Solving the Scattering Problem for Open Wave-Guide Networks, III: Radiation Conditions and Uniqueness
Charles L. Epstein, Rafe Mazzeo
TL;DR
The paper develops physically motivated radiation conditions for open wave-guide networks to guarantee uniqueness of scattering solutions in a high-dimensional, non-decaying-channel setting. It unifies Isozaki’s conic-radiation framework with Vasy’s 3-body scattering calculus to formulate and justify radiation conditions via the scattering wave-front set and to prove the limiting absorption principle in this context. It then applies these tools to a two-dimensional model problem, recasting scattering as a transmission problem and proving uniqueness for the associated integral equations, while also connecting the integral-equation approach with LAP solutions.
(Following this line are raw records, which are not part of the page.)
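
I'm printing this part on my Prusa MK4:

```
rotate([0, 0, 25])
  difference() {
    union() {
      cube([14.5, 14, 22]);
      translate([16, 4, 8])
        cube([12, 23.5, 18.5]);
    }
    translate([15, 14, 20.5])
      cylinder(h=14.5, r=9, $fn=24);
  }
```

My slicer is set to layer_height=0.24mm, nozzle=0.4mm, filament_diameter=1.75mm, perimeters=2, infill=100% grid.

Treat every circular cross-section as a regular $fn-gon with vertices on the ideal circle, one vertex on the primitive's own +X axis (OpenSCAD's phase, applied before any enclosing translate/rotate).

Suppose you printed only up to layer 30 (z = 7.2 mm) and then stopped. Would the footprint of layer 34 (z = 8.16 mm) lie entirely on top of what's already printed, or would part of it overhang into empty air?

part overhangs

Compare the two slices. At z = 7.2: the cube is present — its section is the full 14.5×14 rectangle (area 203.00 mm²); the cube at (16, 4) does not reach this height (z outside [8, 26.5]); Taking the union: only the 14.5×14 cube is present, so the union is just that shape — area = 203.00 mm²; the cylinder at (15, 14) is not intersected at this z (z outside [20.5, 35]); After the difference (first − rest): none of the subtracted shapes is present at this height, so that combined region is unchanged — area = 203.00 mm²; (rotated 25° about Z; rotation is an isometry so areas/perimeters/island counts are preserved). At z = 8.16: the cube (footprint 14.5×14) is included at this height (area 203.00 mm²); the cube at (16, 4) (footprint 12×23.5) is included at this height (area 282.00 mm²); Taking the union: the 2 present regions are separate (no shared area or edge), so areas and boundary lengths simply add and each stays a separate island — area = 485.00 mm²; the cylinder at (15, 14) is not intersected at this z (z outside [20.5, 35]); After the difference (first − rest): none of the subtracted shapes is present at this height, so that combined region is unchanged — area = 485.00 mm²; (whole slice rotated 25° about Z — lengths, areas and connectivity unchanged). Checking containment: at z = 8.16 the cross-section extends beyond the z = 7.2 cross-section by about 282.00 mm².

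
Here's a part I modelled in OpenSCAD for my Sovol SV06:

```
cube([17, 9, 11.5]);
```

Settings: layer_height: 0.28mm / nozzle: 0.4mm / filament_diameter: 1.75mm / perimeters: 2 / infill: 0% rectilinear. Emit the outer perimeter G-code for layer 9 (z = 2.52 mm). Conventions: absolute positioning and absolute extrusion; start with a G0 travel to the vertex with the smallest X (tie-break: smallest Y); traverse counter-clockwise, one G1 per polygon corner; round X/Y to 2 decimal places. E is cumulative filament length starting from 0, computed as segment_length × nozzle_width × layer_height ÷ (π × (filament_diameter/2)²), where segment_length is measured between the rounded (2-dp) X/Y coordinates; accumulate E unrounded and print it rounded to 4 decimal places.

G0 X0.00 Y0.00 Z2.52
G1 X17.00 Y0.00 E0.7916
G1 X17.00 Y9.00 E1.2107
G1 X0.00 Y9.00 E2.0023
G1 X0.00 Y0.00 E2.4213

At z = 2.52 mm: the 17×9 cube contributes its full rectangle. The outline is a single polygon with 4 vertices. Extrusion per mm of travel: 0.4 × 0.28 / (π × 0.875²) = 0.046564. Accumulating E over each segment gives final E = 2.4213.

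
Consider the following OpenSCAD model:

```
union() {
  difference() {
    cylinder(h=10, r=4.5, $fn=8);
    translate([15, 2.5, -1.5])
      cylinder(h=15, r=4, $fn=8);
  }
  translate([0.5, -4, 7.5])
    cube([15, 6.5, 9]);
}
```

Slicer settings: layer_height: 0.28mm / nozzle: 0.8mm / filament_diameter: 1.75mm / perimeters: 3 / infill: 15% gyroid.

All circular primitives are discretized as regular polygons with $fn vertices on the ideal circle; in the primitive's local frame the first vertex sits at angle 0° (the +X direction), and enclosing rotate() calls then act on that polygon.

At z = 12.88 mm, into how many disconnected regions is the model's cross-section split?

1

At z = 12.88 mm: the cylinder is absent (z outside [0, 10]); the r=4 cylinder at (15, 2.5) gives a regular 8-gon of circumradius 4 (constant along its height); Taking the first minus the rest: the first operand is absent here, so nothing remains; the 15×6.5 cube at (0.5, -4) contributes its full rectangle; Merging all regions: only the 15×6.5 cube at (0.5, -4) is present, so the union is just that shape — 1 connected region. The result has 1 disconnected region.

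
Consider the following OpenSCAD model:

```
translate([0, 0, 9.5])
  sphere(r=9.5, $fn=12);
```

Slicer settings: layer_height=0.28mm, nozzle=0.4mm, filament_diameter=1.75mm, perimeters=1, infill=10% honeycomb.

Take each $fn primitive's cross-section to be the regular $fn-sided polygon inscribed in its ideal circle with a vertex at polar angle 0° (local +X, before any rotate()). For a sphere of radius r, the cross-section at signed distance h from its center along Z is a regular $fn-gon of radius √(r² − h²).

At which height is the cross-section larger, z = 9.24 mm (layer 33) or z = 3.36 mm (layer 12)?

Layer 33 (z = 9.24): the r=9.5 sphere slices to a regular 12-gon of circumradius 9.496 (√(r²−h²) with h=0.26 from center) (area = (12/2)·9.496²·sin(360°/12) = 270.55 mm²). So its area = 270.55 mm². Layer 12 (z = 3.36): the sphere: section is a regular 12-gon, circumradius = √(r²−h²) = √(9.5²−6.14²) = 7.249 (area = (12/2)·7.249²·sin(360°/12) = 157.65 mm²). So its area = 157.65 mm². Layer 33 is larger (270.55 vs 157.65 mm²).

layer 33 (z = 9.24 mm)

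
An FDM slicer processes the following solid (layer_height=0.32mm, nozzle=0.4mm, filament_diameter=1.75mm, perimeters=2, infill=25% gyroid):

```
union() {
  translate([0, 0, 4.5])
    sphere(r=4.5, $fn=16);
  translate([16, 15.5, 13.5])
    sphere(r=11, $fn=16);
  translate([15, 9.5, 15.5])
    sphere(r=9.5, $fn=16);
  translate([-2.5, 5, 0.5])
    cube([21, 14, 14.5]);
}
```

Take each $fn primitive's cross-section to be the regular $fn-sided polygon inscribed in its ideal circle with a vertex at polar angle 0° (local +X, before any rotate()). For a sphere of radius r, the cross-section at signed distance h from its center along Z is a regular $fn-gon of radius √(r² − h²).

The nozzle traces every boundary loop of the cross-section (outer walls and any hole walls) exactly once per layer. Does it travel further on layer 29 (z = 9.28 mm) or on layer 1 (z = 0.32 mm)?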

The results provide a rigorous foundation for existence, uniqueness, and numerics of scattering off complex wave-guide networks and pave the way for extensions to Maxwell systems and more general geometries.
Abstract
This paper continues the analysis of the scattering problem for a network of open wave-guides started in [arXiv:2302.04353, arXiv:2310.05816]. In this part we present explicit, physically motivated radiation conditions that ensure uniqueness of the solution to the scattering problem. These conditions stem from a 2000 paper of A. Vasy on 3-body Schrodinger operators; we discuss closely related conditions from a 1994 paper of H. Isozaki. Vasy's paper also proves the existence of the limiting absorption resolvents, and that the limiting solutions satisfy the radiation conditions. The statements of these results require a calculus of pseudodifferential operators, called the 3-body scattering calculus, which is briefly introduced here. We show that the solutions to the model problem obtained in arXiv:2302.04353 satisfy these radiation conditions, which makes it possible to prove uniqueness, and therefore existence, for the system of Fredholm integral equations introduced in that paper.